От этой скуки мама в юности ушла в большевики. Она посещала Народный университет Шанявского, а потом вслед за ней стала его посещать и моя совсем тогда не старая бабушка, которая заслушалась лекциями молодого профессора Бориса Ивановича Сыромятникова, историка русского права. Она влюбилась. Я знаю это со слов мамы. Она ей сказала: «Тамара, у меня к тебе серьезный разговор». Значит, Тамаре семнадцать лет, ну, бабушке сорок с чем-то. И бабушка ей говорит: «Ты знаешь нашу жизнь. Я влюбилась.

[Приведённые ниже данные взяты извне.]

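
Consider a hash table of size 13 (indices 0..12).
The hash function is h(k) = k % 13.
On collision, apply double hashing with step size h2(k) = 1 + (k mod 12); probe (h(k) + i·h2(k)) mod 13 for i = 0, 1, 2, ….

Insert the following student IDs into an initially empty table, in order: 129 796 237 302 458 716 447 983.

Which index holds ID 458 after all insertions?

9

129: h=12 -> slot 12
796: h=3 -> slot 3
237: h=3, h2=10, probe 3,0 -> slot 0
302: h=3, h2=3, probe 3,6 -> slot 6
458: h=3, h2=3, probe 3,6,9 -> slot 9
716: h=1 -> slot 1
447: h=5 -> slot 5
983: h=8 -> slot 8
Table: [237, 716, —, 796, —, 447, 302, —, 983, 458, —, —, 129]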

Что делать, как быть?» И мама моя с революционным энтузиазмом, конечно, говорит: «Бросай эту купеческую среду». И благословила ее. Тот тоже ушел от своего семейства. И брак их оказался удачным. Они прожили вместе всю остальную жизнь. Сыромятников был совершенно против большевиков, но, на беду нам всем, воспитал одного хорошего юриста — Вышинского. Вышинский когда-то слушал его лекции. Поэтому, когда Вышинский совершил свое восхождение вверх, Сыромятников вдруг тоже стал крупным советским профессором. А он был бурно ненавидевший большевиков человек. Говорил, что в их метро никогда ездить не будет. Бабушка как-то больше интересовалась перепиской Чайковского и фон Мекк, так что ей политика была неинтересна.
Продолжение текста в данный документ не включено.